Closed vatanaksoytezer closed 2 years ago
I wondered the same, there seems to be some reason as you also merged #144 in the same vein. Please provide at least a tiny hint to your motivation/reasoning in PR's in future
It was redundantly running on every PR twice, because it is push and a pull request at the same time. Contributors can already run locally and it would still run in every PR. Every other repo is already configured that way in ros planning org including moveit. I thought it was very obvious and easy fix to redundant runs.
It was redundantly running on every PR twice
Not really. If you push to a private fork first, only the push trigger is activated. If you then create a PR, the PR trigger is activated in ros-planning. Only if you push to a branch in ros-planning directly and create a PR, both triggers are activated simultaneously.

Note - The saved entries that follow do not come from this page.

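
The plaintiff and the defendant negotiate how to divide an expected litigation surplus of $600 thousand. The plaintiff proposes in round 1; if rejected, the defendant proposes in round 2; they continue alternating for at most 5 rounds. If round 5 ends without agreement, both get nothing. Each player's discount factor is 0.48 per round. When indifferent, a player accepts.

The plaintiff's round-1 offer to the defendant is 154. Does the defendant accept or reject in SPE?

Reject

Round 5 (the plaintiff proposes): rejection yields 0 for the defendant; the plaintiff offers 0 and keeps 600.
Round 4 (the defendant proposes): the plaintiff can get 600 next round, worth 0.48 × 600 = 288 now; the defendant offers that and keeps 312.
Round 3 (the plaintiff proposes): the defendant can get 312 next round, worth 0.48 × 312 = 149.76 now, so the plaintiff offers 149.76, keeping 450.24.
Round 2 (the defendant proposes): the plaintiff can get 450.24 next round, worth 0.48 × 450.24 = 216.1152 now. The defendant offers 216.1152 and keeps 600 − 216.1152 = 383.8848.
So by rejecting in round 1, the defendant gets 383.8848 next round, worth 0.48 × 383.8848 = 184.264704 now.
Offer 154 < 184.264704, so the defendant rejects.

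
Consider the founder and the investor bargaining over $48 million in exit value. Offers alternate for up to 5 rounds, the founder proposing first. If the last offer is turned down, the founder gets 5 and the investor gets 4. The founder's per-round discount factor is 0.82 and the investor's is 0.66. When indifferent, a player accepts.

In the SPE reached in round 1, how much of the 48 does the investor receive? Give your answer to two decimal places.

Round 5 (the founder proposes): the investor gets 4 if talks fail, so the founder offers 4 and keeps 44.
Round 4 (the investor proposes): the founder can get 44 next round, worth 0.82 × 44 = 36.08 now, so the investor offers 36.08, keeping 11.92.
Round 3 (the founder proposes): the investor can get 11.92 next round, worth 0.66 × 11.92 = 7.8672 now; the founder offers that and keeps 40.1328.
Round 2 (the investor proposes): the founder can get 40.1328 next round, worth 0.82 × 40.1328 = 32.908896 now, so the investor offers 32.908896, keeping 15.091104.
Round 1 (the founder proposes): the investor can get 15.091104 next round, worth 0.66 × 15.091104 = 9.96012864 now; the founder offers that and keeps 38.03987136.

9.96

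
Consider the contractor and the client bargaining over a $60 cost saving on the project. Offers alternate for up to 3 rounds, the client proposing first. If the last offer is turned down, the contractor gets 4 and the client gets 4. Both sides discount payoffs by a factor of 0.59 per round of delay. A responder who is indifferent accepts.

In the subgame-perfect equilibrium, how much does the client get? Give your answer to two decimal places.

44.09

By backward induction:
Round 3 (the client proposes): the contractor gets 4 if talks fail, so the client offers 4 and keeps 56.
Round 2 (the contractor proposes): the client can get 56 next round, worth 0.59 × 56 = 33.04 now, so the contractor offers 33.04, keeping 26.96.
Round 1 (the client proposes): the contractor can get 26.96 next round, worth 0.59 × 26.96 = 15.9064 now; the client offers that and keeps 44.0936.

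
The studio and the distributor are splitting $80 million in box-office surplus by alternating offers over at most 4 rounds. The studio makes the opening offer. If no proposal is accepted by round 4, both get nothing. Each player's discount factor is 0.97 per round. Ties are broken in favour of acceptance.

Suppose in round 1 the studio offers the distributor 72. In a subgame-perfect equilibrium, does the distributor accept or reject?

Reject

Round 4 (the distributor proposes): rejection yields 0 for the studio; the distributor offers 0 and keeps 80.
Round 3 (the studio proposes): the distributor can get 80 next round, worth 0.97 × 80 = 77.6 now; the studio offers that and keeps 2.4.
Round 2 (the distributor proposes): the studio can get 2.4 next round, worth 0.97 × 2.4 = 2.328 now; the distributor offers that and keeps 77.672.
So by rejecting in round 1, the distributor gets 77.672 next round, worth 0.97 × 77.672 = 75.34184 now.
Offer 72 < 75.34184, so the distributor rejects.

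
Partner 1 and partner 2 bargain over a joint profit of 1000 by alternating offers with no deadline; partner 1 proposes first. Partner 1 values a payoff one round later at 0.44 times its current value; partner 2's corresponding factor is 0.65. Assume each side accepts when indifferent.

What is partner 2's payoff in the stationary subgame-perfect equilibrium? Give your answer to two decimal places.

509.80

When partner 1 proposes, partner 2 accepts any offer worth at least 0.65 times what partner 2 would get by proposing next round; and vice versa.
This gives x = 1000 − 0.65y and y = 1000 − 0.44x, where x and y are each side's share when it proposes.
Hence (1 − 0.65·0.44)x = 1000(1 − 0.65), i.e. 0.714·x = 350.
x ≈ 490.1961; partner 2's share is 1000 − x ≈ 509.8039.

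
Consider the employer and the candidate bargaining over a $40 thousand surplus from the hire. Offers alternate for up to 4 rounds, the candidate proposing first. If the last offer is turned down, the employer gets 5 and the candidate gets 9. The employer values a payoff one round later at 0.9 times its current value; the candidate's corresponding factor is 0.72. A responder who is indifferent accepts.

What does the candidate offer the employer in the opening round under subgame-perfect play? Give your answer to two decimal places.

28.16

Work backward from the last round.
Round 4 (the employer proposes): the candidate gets 9 if talks fail, so the employer offers 9 and keeps 31.
Round 3 (the candidate proposes): the employer can get 31 next round, worth 0.9 × 31 = 27.9 now; the candidate offers that and keeps 12.1.
Round 2 (the employer proposes): the candidate can get 12.1 next round, worth 0.72 × 12.1 = 8.712 now, so the employer offers 8.712, keeping 31.288.
Round 1 (the candidate proposes): the employer can get 31.288 next round, worth 0.9 × 31.288 = 28.1592 now; the candidate offers that and keeps 11.8408.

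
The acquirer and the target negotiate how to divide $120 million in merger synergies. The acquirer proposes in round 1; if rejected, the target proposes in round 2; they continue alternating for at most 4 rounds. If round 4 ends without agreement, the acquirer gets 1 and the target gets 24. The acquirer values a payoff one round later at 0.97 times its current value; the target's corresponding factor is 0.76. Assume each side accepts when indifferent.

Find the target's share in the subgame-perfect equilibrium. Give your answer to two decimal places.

69.41

Round 4 (the target proposes): the acquirer gets 1 if talks fail, so the target offers 1 and keeps 119.
Round 3 (the acquirer proposes): the target can get 119 next round, worth 0.76 × 119 = 90.44 now, so the acquirer offers 90.44, keeping 29.56.
Round 2 (the target proposes): the acquirer can get 29.56 next round, worth 0.97 × 29.56 = 28.6732 now. The target offers 28.6732 and keeps 120 − 28.6732 = 91.3268.
Round 1 (the acquirer proposes): the target can get 91.3268 next round, worth 0.76 × 91.3268 = 69.408368 now. The acquirer offers 69.408368 and keeps 120 − 69.408368 = 50.591632.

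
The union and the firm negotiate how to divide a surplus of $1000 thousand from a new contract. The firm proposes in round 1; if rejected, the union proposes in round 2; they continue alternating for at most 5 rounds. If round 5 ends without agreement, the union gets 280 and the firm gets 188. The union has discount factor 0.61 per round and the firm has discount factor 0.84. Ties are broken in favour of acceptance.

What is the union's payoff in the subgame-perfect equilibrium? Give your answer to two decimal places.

221.13

Round 5 (the firm proposes): the union gets 280 if talks fail, so the firm offers 280 and keeps 720.
Round 4 (the union proposes): the firm can get 720 next round, worth 0.84 × 720 = 604.8 now, so the union offers 604.8, keeping 395.2.
Round 3 (the firm proposes): the union can get 395.2 next round, worth 0.61 × 395.2 = 241.072 now. The firm offers 241.072 and keeps 1000 − 241.072 = 758.928.
Round 2 (the union proposes): the firm can get 758.928 next round, worth 0.84 × 758.928 = 637.49952 now; the union offers that and keeps 362.50048.
Round 1 (the firm proposes): the union can get 362.50048 next round, worth 0.61 × 362.50048 = 221.1252928 now, so the firm offers 221.1252928, keeping 778.8747072.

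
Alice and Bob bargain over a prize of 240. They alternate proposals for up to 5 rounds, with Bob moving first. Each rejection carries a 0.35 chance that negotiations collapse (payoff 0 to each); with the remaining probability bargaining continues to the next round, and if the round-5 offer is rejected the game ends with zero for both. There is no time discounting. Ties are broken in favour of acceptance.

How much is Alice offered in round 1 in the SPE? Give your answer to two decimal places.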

By the way, MoveIt1 applies this check for any PR and push commit :wink:
I don't mind reverting it, if it is a very desired behaviour by other maintainers but I don't see it bringing anything useful at all. pre-commit is meant to be run before your commit as a git hook anyway and running it in pr is already enough in my opinion. The behaviour you described is still redundant. Say you pushed in your private fork and opened a PR. This action will run once in your fork and once in the PR. I would argue it should not be that way as well in moveit1.

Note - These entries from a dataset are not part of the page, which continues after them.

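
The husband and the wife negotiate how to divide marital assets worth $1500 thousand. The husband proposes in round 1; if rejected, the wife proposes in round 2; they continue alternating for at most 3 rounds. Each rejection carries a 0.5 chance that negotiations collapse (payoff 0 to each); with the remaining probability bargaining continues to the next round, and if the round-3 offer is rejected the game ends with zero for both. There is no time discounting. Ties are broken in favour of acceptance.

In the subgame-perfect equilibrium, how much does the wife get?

375

Round 3 (the husband proposes): rejection yields 0 for the wife; the husband offers 0 and keeps 1500.
Round 2 (the wife proposes): rejecting gives the husband an expected 0.5 × 1500 = 750. The wife offers 750 and keeps 1500 − 750 = 750.
Round 1 (the husband proposes): rejecting gives the wife an expected 0.5 × 750 = 375, so the husband offers 375, keeping 1125.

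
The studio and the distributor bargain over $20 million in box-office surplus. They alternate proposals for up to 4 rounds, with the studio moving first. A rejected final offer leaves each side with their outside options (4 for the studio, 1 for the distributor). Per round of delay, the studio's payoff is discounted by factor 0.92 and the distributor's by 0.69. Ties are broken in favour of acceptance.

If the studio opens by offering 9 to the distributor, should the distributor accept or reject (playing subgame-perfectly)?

Accept

Round 4 (the distributor proposes): the studio gets 4 if talks fail, so the distributor offers 4 and keeps 16.
Round 3 (the studio proposes): the distributor can get 16 next round, worth 0.69 × 16 = 11.04 now; the studio offers that and keeps 8.96.
Round 2 (the distributor proposes): the studio can get 8.96 next round, worth 0.92 × 8.96 = 8.2432 now; the distributor offers that and keeps 11.7568.
So by rejecting in round 1, the distributor gets 11.7568 next round, worth 0.69 × 11.7568 = 8.112192 now.
Offer 9 ≥ 8.112192, so the distributor accepts.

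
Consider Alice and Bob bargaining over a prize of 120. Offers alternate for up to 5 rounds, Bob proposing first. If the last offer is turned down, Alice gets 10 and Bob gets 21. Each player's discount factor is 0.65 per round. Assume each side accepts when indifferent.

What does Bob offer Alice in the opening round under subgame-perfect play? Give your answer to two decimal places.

40.62

Work backward from the last round.
Round 5 (Bob proposes): Alice gets 10 if talks fail, so Bob offers 10 and keeps 110.
Round 4 (Alice proposes): Bob can get 110 next round, worth 0.65 × 110 = 71.5 now; Alice offers that and keeps 48.5.
Round 3 (Bob proposes): Alice can get 48.5 next round, worth 0.65 × 48.5 = 31.525 now, so Bob offers 31.525, keeping 88.475.
Round 2 (Alice proposes): Bob can get 88.475 next round, worth 0.65 × 88.475 = 57.50875 now; Alice offers that and keeps 62.49125.
Round 1 (Bob proposes): Alice can get 62.49125 next round, worth 0.65 × 62.49125 = 40.6193125 now, so Bob offers 40.6193125, keeping 79.3806875.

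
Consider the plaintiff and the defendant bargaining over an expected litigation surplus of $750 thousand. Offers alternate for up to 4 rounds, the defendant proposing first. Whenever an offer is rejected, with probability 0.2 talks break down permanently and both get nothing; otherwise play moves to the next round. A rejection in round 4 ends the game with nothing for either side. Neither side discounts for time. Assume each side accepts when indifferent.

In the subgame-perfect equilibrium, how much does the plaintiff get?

Round 4 (the plaintiff proposes): rejection yields 0 for the defendant; the plaintiff offers 0 and keeps 750.
Round 3 (the defendant proposes): rejecting gives the plaintiff an expected 0.8 × 750 = 600; the defendant offers that and keeps 150.
Round 2 (the plaintiff proposes): rejecting gives the defendant an expected 0.8 × 150 = 120; the plaintiff offers that and keeps 630.
Round 1 (the defendant proposes): rejecting gives the plaintiff an expected 0.8 × 630 = 504. The defendant offers 504 and keeps 750 − 504 = 246.

504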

Not all contributors have the pre-commit hook installed locally (unfortunately). Hence, having (early) feedback about code formatting quality is still helpful for them in my opinion. This hopefully can save us some extra runs of the full, much more costly CI tests within a PR, because contributors will cleanup their code before and not after making the PR. We shouldn't discuss this in more detail. I don't care very much about this detail. But - as the formatting test is rather fast - I would prefer to keep it.
Why would you want to restrict such a trivial check to the main branch only? If contributors commit to their fork, they should see issues as well.